2. Ensure 'Prompt Source' is set to 'parameter'.
3. Enter your desired prompt in the 'Prompt' parameter (e.g., "A photorealistic cat wearing sunglasses riding a skateboard").
4. Pulse the 'Generate Image' button.
5. Monitor the 'Status' parameter.
6. View the generated image in the operator viewer or the specified 'Output Directory'.
1. Set 'Prompt Source' to 'input_dat'.
2. Create a Table DAT with columns 'role' and 'message'.
3. Add rows with roles 'user' or 'assistant' and your prompt message(s).
4. Connect this DAT to the first input of the GeminiImageGen operator.
5. Ensure 'Generate on Input Change' is enabled if you want automatic generation, otherwise pulse 'Generate Image'.

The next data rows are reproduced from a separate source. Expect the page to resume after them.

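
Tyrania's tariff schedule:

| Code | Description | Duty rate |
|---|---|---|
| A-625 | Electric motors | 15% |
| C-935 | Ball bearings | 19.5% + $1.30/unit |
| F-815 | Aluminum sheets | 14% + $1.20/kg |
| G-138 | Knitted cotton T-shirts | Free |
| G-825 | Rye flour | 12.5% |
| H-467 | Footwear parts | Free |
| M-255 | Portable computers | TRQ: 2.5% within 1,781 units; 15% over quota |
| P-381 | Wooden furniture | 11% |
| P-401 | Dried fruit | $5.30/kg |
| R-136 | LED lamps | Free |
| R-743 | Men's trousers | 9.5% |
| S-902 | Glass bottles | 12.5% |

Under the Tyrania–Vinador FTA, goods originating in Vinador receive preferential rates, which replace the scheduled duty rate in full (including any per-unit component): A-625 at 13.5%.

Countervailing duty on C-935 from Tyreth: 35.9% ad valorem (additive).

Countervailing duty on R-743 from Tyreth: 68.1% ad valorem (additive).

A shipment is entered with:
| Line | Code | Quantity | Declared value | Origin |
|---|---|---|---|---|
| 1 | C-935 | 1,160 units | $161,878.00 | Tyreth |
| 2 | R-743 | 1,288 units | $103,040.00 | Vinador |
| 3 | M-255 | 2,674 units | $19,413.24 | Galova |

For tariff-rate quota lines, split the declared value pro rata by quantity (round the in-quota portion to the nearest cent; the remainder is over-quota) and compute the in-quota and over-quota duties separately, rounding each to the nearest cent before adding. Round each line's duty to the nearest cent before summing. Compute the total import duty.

Line 1 (C-935, Tyreth, 1,160 units, $161,878.00):
Base rate for C-935 is 19.5% + $1.30/unit.
Additional duty on C-935 from Tyreth: +35.9%. Applied ad valorem rate: 19.5% + 35.9% = 55.4%.
Duty = $161,878.00 × 55.4% + 1,160 × $1.30 = $91,188.41.
Line 2 (R-743, Vinador, 1,288 units, $103,040.00):
Base rate for R-743 is 9.5%.
Origin Vinador is the FTA partner but R-743 is not on the preference list; base rate stands.
The additional-duty order on R-743 targets Tyreth, not Vinador; it does not apply.
Duty = $103,040.00 × 9.5% = $9,788.80.
Line 3 (M-255, Galova, 2,674 units, $19,413.24):
Code M-255 is under a tariff-rate quota (threshold 1,781 units). In-quota: 1,781 units at 2.5%; over-quota: 893 units at 15%.
Pro-rata value split: in-quota = $19,413.24 × 1,781/2,674 = $12,930.06; over-quota = $19,413.24 − $12,930.06 = $6,483.18.
In-quota duty = $12,930.06 × 2.5% = $323.25. Over-quota duty = $6,483.18 × 15% = $972.48.
Line duty = $323.25 + $972.48 = $1,295.73.
Total = $91,188.41 + $9,788.80 + $1,295.73 = $102,272.94.

$102,272.94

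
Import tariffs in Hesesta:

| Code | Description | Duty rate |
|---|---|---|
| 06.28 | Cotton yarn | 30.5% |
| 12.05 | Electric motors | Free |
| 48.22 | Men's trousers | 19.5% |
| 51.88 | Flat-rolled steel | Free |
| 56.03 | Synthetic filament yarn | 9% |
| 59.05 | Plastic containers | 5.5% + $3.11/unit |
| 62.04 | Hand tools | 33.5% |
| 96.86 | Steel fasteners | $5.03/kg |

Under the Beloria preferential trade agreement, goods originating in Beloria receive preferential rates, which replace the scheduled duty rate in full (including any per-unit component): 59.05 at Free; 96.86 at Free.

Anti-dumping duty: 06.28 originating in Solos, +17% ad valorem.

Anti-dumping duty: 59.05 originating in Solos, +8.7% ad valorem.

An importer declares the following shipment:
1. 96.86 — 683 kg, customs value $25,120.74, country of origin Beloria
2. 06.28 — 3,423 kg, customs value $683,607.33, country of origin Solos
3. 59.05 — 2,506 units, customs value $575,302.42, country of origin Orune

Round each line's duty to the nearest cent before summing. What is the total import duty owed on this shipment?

Line 1 (96.86, Beloria, 683 kg, $25,120.74):
Base rate for 96.86 is $5.03/kg.
Origin Beloria qualifies under the Hesesta–Beloria agreement and 96.86 is covered: preferential rate Free applies instead.
Duty = $25,120.74 × 0% = $0.00.
Line 2 (06.28, Solos, 3,423 kg, $683,607.33):
Base rate for 06.28 is 30.5%.
Additional duty on 06.28 from Solos: +17%. Applied ad valorem rate: 30.5% + 17% = 47.5%.
Duty = $683,607.33 × 47.5% = $324,713.48.
Line 3 (59.05, Orune, 2,506 units, $575,302.42):
Base rate for 59.05 is 5.5% + $3.11/unit.
59.05 has an FTA preferential rate, but origin Orune is not Beloria; base rate stands.
The additional-duty order on 59.05 targets Solos, not Orune; it does not apply.
Duty = $575,302.42 × 5.5% + 2,506 × $3.11 = $39,435.29.
Total = $0.00 + $324,713.48 + $39,435.29 = $364,148.77.

$364,148.77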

1. Connect a TOP containing your input image to the 'Input Image (Optional)' parameter.
2. Craft your 'Prompt' to instruct the model on how to use the input image (e.g., "Edit this image to make the sky purple", "Describe this image in detail"). Specific prompt techniques depend on the model's capabilities.
3. Pulse 'Generate Image'.
1. Connect a configured Context Grabber operator to the 'Context Grabber (Optional)' parameter.
2. The text and images collected by the Context Grabber will be automatically included in the prompt sent to Gemini.
3. Enter a main instruction in the 'Prompt' parameter if needed.
4. Pulse 'Generate Image'.
  • API Key: Your Gemini API key is stored securely in a configuration file within your ChatTD environment or retrieved from the ChatTD Key Manager.
  • Dependencies: Requires litellm, Pillow, opencv-python, and numpy. Use ChatTD’s Python Manager to install these.
  • File Saving: Images are saved as PNG files. Metadata is saved as JSON.
  • Asynchronous Operation: Image generation happens asynchronously via ChatTD’s TDAsyncIO, preventing TouchDesigner from freezing.
  • Response Handling: The operator extracts the base64 image data from the API response. If the response contains text alongside the image, this text is stored in the response_text column of the history_dat table.
  • Input Image Encoding: Input TOPs are converted to base64-encoded JPEG data URIs before being sent to the API.
  • ChatTD: Provides core services like dependency management, API key management, and asynchronous task execution required by this operator.
  • Context Grabber: Can be used to provide additional text and image context to the generation prompt.